Sur les marches de l’Excel Centre, avant le début de l’assemblée générale annuelle des actionnaires de BP, une poignée de personnes posait jeudi matin derrière une banderole réclamant "un siège à la table des négociations pour le dérèglement climatique". L’armée d’actionnaires militants levée par l’organisation caritative ShareAction était à peine assez nombreuse pour attirer l’attention des passants.

Or, trois heures plus tard, le même petit groupe emmené par Catherine Howarth est ressorti victorieux de l’immense palais des Congrès situé à l’est de Londres. "Le changement climatique est l’affaire de tout le monde. Nous en avons apporté la preuve aujourd’hui", a proclamé la directrice générale de ShareAction.

En dépit des apparences, la coalition formée par ShareAction était bien arrivée en position de force à l’assemblée générale des actionnaires de BP.  Bien en amont de la grand-messe annuelle des petits porteurs, l’organisation londonienne avait reçu le soutien de très influents investisseurs institutionnels de BP, comme le fonds souverain norvégien, la banque BNP Paribas ou encore le fonds de pension des fonctionnaires de Californie (CALPERS).

Et quasiment dès le début de l’assemblée, la direction de BP elle-même a réaffirmé son appui enthousiaste à la demande formulée par la coalition d’actionnaires réunis au sein d’un groupe baptisé Aiming For A. "Nous sommes heureux de soutenir cette résolution", a déclaré le président de BP, Carl-Henric Svenberg.  Et d’ajouter : "Nous avons un rôle à jouer dans l’action contre le dérèglement climatique".

 

La menace du désinvestissement

 

Soutenue par BP, la résolution 25 avait donc toutes les chances d’être votée par les actionnaires. Il n’empêche, les 98,28% d’approbation recueillie par le texte (qui demande plus de transparence de la part de l’entreprise sur l'impact du risque carbone en matière de retour sur investissement des détenteurs d’actions BP), est un franc succès pour les investisseurs emmenés par ShareAction.

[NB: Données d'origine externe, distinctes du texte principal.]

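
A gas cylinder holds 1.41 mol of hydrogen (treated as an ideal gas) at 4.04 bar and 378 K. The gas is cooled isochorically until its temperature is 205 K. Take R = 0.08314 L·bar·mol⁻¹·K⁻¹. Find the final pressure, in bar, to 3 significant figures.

From PV = nRT: V₁ = nRT₁/P₁ = 10.97 L.
V constant ⇒ P ∝ T: V₂ = V₁; P₂ = P₁·(T₂/T₁) = 2.191 bar.

P₂ ≈ 2.19 bar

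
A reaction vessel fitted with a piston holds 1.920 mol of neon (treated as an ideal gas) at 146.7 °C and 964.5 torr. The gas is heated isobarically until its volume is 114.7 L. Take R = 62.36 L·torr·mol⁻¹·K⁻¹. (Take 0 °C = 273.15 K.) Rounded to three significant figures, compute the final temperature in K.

T₂ ≈ 924 K

Convert: T₁ = 419.8 K.
From PV = nRT: V₁ = nRT₁/P₁ = 52.12 L.
Isobaric, so V/T is constant: P₂ = P₁; T₂ = T₁·(V₂/V₁) = 924.0 K.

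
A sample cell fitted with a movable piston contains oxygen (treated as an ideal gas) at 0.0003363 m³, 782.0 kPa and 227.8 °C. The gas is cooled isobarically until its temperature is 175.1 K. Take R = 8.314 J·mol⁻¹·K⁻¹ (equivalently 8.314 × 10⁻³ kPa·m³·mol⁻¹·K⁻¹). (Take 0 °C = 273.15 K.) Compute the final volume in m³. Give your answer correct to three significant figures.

Convert: T₁ = 500.9 K.
P constant ⇒ V ∝ T: P₂ = P₁; V₂ = V₁·(T₂/T₁) = 0.0001175 m³.

V₂ ≈ 0.000118 m³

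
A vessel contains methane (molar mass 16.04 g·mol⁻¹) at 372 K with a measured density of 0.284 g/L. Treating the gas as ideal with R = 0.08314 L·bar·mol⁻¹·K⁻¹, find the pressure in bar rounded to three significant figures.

ρ = PM/(RT) ⇒ P = ρRT/M = (0.284 × 0.08314 × 372.0) / 16.04

P ≈ 0.548 bar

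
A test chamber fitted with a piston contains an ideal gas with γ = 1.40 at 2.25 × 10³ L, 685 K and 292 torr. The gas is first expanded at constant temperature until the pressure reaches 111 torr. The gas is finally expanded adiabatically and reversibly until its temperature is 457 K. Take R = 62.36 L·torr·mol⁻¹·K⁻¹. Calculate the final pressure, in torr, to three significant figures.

Isothermal, so P V is constant: T₂ = T₁; V₂ = V₁·(P₁/P₂) = 5919 L.
Adiabatic (γ = 1.40), T V^(γ−1) and P V^γ constant: P₃ = P₂·(T₃/T₂)^(γ/(γ−1)) = 26.92 torr; V₃ = V₂·(T₂/T₃)^(1/(γ−1)) = 1.628e+04 L.

P₃ ≈ 26.9 torr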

Un bémol cependant : BP a refusé de s’engager sur des objectifs chiffrés en matière d’émission de gaz à effet de serre. "Cette résolution ne porte pas sur des objectifs", a bien insisté le président du conseil de direction de BP. "Elle met l’accent sur la transparence des informations".

Matt Davis, chargé de la communication de ShareAction, est bien conscient du fait que le positionnement de BP doit certainement beaucoup au calendrier. "À l’approche de la COP21 [le sommet climatique de Paris, NDLR], la multinationale a voulu montrer qu’elle faisait quelque chose plutôt que rien", a-t-il confié à Novethic.

Mais ce responsable de ShareAction souligne tout de même l’importance de l’engagement pris par Beyond Petroleum (BP) vis-à-vis de ses investisseurs : "Les fonds d’investissement qui ont soutenu cette résolution gèrent des actifs de plusieurs milliards de dollars. Ce ne sont pas des bobos écolos qui agitent des pancartes. S’ils voient que le risque carbone n’est pas encadré par BP, ils songeront peut-être à désinvestir."

La pression subie par BP de la part de ses actionnaires vient donc de monter d’un cran significatif. Dorénavant, la multinationale devra détailler le risque que fait peser sur ses activités d’extraction, et donc ses retombées commerciales, dans un scénario où le réchauffement climatique doit être limité à 2 degrés maximum d’ici la fin du XXIe siècle.

 

La direction interpellée sur la Russie et le Golfe du Mexique

 

Parallèlement à cela, les actionnaires continuent de faire pression sur l’entreprise pour qu’elle assume pleinement les conséquences judiciaires, financières et sanitaires de la catastrophe naturelle provoquée par l’explosion d’une plate-forme pétrolière dans le golfe du Mexique il y a cinq ans.  Jeudi à Londres, le directeur-général de BP, Bob Dudley, a assuré que depuis 2010 l’entreprise s’était améliorée, notamment en matière de procédures de sécurité.

Au cours de l’assemblée générale, la direction a dû également répondre aux critiques des petits porteurs dans le cadre de ses investissements en Russie, sur fond de crise en Ukraine, ainsi qu’en Azerbaïdjan, un pays jugé très peu respectueux des droits de l’Homme. Réponse du président de BP : "Nous ne sommes pas à la tête d’un ministère des Affaires étrangères. Nous opérons dans le cadre de la loi."